比如，我們在越南建立了 Uber 摩托車，因為它是全世界擁有摩托車密度最高的國家之一。所以我們不能只提供一種服務。像是有些國家不使用信用卡，他們多半用現金付費，所以妳得調整營運模式去符合當地環境。因此，妳需要深入了解當地的政治結構、法律規範與當地文化。在美國，我們已經知道有很多交通法規是在 1930-1940 年代間撰寫而成的，但那期間的美國和現在已經不一樣。後來，美國發生政治動亂，我們都知道少數族群被不合理的逮捕。因此，我們覺得要有非暴力的信念與無犯罪紀錄才能夠勝任 Uber 的司機。我們開始與越來越多人談合作，也開始實踐基本的正義議題，尤其是這種簡單的營運模式。當有對特定族群限制的駕照許可令時，對我們來說就是一個很大的正義議題，我們就會想辦法去宣導並為這些非多數族群的人創造機會，還給他們所該擁有的權力。這對我來說，這就是我人生想一直做的事情。
對！這對我來說是個非常棒的一份工作，我也從一些地方看到改變。對家庭來說，主要的費用當然是家中花費，第二大的花費就是交通費用了，所以透過利用安全性、可靠性、便利性、價格優惠，你真的能夠見到社會快速得改變，進入交通不便利的領域和車輛部會行駛的地方。在新加坡的公共運輸就是非常優秀的，有 30% 的駕駛開到距離地鐵出口步道 200 米的位置，所以妳能夠見到我們嘗試去整合一座城市，讓人們更能緊密地生活、更簡單地到以往不方便到達的地方旅行，在其中取得完美的均衡，這也是為什麼我們總是對這件事情這麼地充滿熱情。
對於非相關領域出身的人而言，甚至他們沒去過 DC 也沒有學過公共政策等等，但想往這方面發展。有沒有什麼方法能夠讓人才可以發展與培養相關能力呢？
想問兩個問題：第一是妳認為什麼樣的人格特質適合在 Uber 工作呢？第二個問題是，在 Uber 是否有其他特別或有趣的職位？

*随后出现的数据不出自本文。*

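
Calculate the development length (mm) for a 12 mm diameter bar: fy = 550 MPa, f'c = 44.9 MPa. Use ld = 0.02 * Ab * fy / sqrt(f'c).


Ab = pi * 12^2 / 4 = 113.097 mm2
ld = 0.02 * 113.097 * 550 / sqrt(44.9)
= 185.7 mm

185.7


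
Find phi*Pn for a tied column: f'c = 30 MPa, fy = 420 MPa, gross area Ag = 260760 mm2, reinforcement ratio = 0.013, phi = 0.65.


Ast = rho * Ag = 0.013 * 260760 = 3389.88 mm2
phi*Pn = 0.65 * 0.80 * (0.85 * 30 * (260760 - 3389.88) + 420 * 3389.88) / 1000
= 4153.08 kN

4153.08


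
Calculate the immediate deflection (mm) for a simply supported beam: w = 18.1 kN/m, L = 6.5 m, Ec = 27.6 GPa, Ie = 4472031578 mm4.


Convert: L = 6.5 m = 6500 mm, Ec = 27.6 GPa = 27600 MPa
delta = 5 * 18.1 * 6500^4 / (384 * 27600 * 4472031578)
= 3.41 mm

3.41


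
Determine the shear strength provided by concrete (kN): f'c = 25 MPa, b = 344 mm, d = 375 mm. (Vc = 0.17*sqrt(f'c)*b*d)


Vc = 0.17 * sqrt(25) * 344 * 375 / 1000
= 109.65 kN

109.65


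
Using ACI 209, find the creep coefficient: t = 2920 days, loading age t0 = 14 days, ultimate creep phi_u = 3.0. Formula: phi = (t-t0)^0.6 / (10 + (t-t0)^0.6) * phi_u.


dt = 2920 - 14 = 2906
phi = 2906^0.6 / (10 + 2906^0.6) * 3.0
= 2.769

2.769


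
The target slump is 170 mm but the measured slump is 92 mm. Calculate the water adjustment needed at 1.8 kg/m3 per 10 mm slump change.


Difference = 170 - 92 = 78 mm
Water adjustment = 78 * 1.8 / 10 = 14.0 kg/m3

14.0


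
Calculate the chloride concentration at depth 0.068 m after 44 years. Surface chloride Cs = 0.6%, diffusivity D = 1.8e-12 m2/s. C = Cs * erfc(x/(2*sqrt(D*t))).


t_seconds = 44 * 365.25 * 24 * 3600 = 1388534400.0 s
arg = 0.068 / (2 * sqrt(1.8e-12 * 1388534400.0))
= 0.6801
erfc(0.6801) = 0.3362
C = 0.6 * 0.3362 = 0.2017%

0.2017


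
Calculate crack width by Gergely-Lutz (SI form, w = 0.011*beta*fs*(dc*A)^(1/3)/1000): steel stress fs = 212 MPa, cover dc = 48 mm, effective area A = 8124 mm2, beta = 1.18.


w = 0.011 * beta * fs * (dc * A)^(1/3) / 1000
= 0.011 * 1.18 * 212 * (48 * 8124)^(1/3) / 1000
= 0.201 mm

0.201


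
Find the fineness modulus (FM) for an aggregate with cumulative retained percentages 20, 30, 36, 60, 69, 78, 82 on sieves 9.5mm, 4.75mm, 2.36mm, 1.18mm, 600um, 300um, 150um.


FM = sum(cumulative % retained) / 100
= 375 / 100
= 3.75

3.75


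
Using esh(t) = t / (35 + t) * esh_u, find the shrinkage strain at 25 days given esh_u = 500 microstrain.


esh(25) = 25 / (35 + 25) * 500
= 25 / 60 * 500
= 208.3 microstrain

208.3


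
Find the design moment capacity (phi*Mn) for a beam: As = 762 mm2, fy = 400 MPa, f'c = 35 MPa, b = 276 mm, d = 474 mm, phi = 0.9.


a = As * fy / (0.85 * f'c * b)
= 762 * 400 / (0.85 * 35 * 276)
= 37.1209 mm
Mn = As * fy * (d - a/2) / 10^6
= 138.818 kN-m
phi*Mn = 0.9 * 138.818 = 124.94 kN-m

124.94


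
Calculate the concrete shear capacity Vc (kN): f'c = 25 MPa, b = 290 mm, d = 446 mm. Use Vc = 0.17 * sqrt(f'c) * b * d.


Vc = 0.17 * sqrt(25) * 290 * 446 / 1000
= 109.94 kN

109.94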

我不認為我們一定要某些特定人格特質的人，我們要找的是具多樣化的人。團隊裡最重要的是每個人都有不同的優點以彌補各自的缺點，這能讓整個團隊變得更加強大，因此我們所找的人是觸及各領域的。以我們團隊為例，我們有一位重要而且辛苦的資料分析人才來強化我們的數據和決策。我覺得自己永遠不可能從事那樣的角色，但他們對於解決問題絕對是重要的，他們花了大量時間和了解對 Uber 感興趣的族群跟政黨的運作，這樣的結合才是更強的團隊。所以我們要找的是具有不同優勢的人才，當然他們也要樂意再 Uber 才行。在 Uber ，完成事情並且專注在取得有價值的結果時，我們稱為 hustle，妳也能找到非常多公司是這樣的。
我們有一些真的挺有趣的工作，像是在我們團隊裡有雇用一位交通安全跟道路安全的專家。Uber 做了很多事，像是使用手機科技去偵測你把手機拿在手上或是放在車裡，這樣的科技能確保周圍每個人的安全。又或是，當妳超過限定車速，我們會用手機偵測刺耳的剎車聲，這需要擁有道路安全的學歷背景的人才。資料科學研究者在團隊裡也是不可或缺的，他們掌握了 Uber 在城市裡的造成的經濟分析。
目前科技業還是以男性主導的領域，因為大部分的工程領域還是男性居多。像 Uber 及其他公司都想嘗試改變這件事，它們鼓勵非常多女生去計算科學還有工程學。